Os pesquisadores observaram as folhas, botões, flores e frutos formados por plantas do cerrado, que apresentaram mudanças na produção de néctar extrafloral e no padrão de comportamento dos seres próximos a elas.

“Há algum tempo a gente vem fazendo trabalhos de pesquisa para mostrar que o desmatamento, a urbanização, a construção de hidrelétricas com grandes espelhos d’água alteram o clima regional”, diz Del-Claro. Segundo o pesquisador, no cerrado, a interferência do homem levou a um aumento médio da temperatura de um grau Celsius. “E não é em um dia, é na média. Isso significa que a gente tem um verão às vezes cinco graus acima da média”, explica.

O professor lembra que pesquisas do grupo já vinham mostrando que as mudanças climáticas poderiam provocar grandes alterações nas relações entre animais e plantas e afetar a biodiversidade local.

Conseguimos mostrar que todas as relações estão respondendo à variação climática. O clima tem um impacto direto nas relações bióticas no cerrado e isso pode desestabilizar toda uma biodiversidade.

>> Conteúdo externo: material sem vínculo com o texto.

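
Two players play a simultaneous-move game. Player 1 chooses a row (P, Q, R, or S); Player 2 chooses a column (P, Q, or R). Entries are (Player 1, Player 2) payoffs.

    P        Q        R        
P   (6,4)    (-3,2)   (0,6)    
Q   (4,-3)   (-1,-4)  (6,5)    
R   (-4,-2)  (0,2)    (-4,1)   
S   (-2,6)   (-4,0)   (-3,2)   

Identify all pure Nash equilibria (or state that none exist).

A profile is a Nash equilibrium when each player is best-responding to the other.
Player 1's best responses — vs P: P (payoff 6); vs Q: R (payoff 0); vs R: Q (payoff 6).
Player 2's best responses — vs P: R (payoff 6); vs Q: R (payoff 5); vs R: Q (payoff 2); vs S: P (payoff 6).
Mutual best responses occur at (Q, R) and (R, Q); at each, neither player gains by switching.

(Q, R) and (R, Q)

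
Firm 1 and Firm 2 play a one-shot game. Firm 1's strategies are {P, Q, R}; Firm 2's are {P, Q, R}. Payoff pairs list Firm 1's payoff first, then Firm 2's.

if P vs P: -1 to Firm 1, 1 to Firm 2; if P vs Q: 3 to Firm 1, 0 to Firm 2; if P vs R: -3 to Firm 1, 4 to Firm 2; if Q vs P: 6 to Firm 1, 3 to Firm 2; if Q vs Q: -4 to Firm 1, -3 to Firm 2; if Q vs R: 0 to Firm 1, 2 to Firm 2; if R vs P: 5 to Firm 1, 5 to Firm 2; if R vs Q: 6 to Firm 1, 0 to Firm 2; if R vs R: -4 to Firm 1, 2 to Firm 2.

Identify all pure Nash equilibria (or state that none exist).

A profile is a Nash equilibrium when each player is best-responding to the other.
Firm 1's best responses — vs P: Q (payoff 6); vs Q: R (payoff 6); vs R: Q (payoff 0).
Firm 2's best responses — vs P: R (payoff 4); vs Q: P (payoff 3); vs R: P (payoff 5).
The only mutual best response is (Q, P); neither player gains by switching there.

(Q, P)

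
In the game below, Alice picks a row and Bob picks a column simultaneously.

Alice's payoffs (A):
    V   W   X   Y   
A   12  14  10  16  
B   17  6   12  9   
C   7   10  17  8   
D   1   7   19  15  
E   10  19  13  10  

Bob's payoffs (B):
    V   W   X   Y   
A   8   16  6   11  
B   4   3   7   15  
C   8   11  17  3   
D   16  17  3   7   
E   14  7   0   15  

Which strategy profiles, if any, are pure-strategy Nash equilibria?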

Por mais que pareça uma conclusão óbvia, entre você imaginar e você provar que aquilo é real, existe uma grande diferença.

A natureza interligada

As formigas são importantes controladoras da fauna que existe no cerrado. Elas permitem que várias espécies convivam, porque impedem que determinadas espécies se tornem muito numerosas e eliminem outras.

“A gente se esquece que não é só sobre formigas, aranhas, besouros e algumas plantas”, diz Del-Claro. O professor explica que, no mesmo espaço, existem pernilongos, por exemplo. O cenário é o seguinte: o pernilongo usualmente se alimenta do sangue de determinado rato que, por sua vez, depende de frutos de uma dessas plantas. Se elas deixam de produzir esses frutos, o rato pode morrer ou migrar daquele espaço. E o pernilongo vai procurar outro mamífero: pode então passar a circular entre humanos, cachorros, gatos, e a transmitir novos vírus.

O que impede que isso aconteça é a preservação da natureza. A vida é um exercício de adaptação, e esse mosquito vai se adaptar a outra realidade, ao ambiente urbano. Precisamos pensar na repercussão dessas alterações ambientais.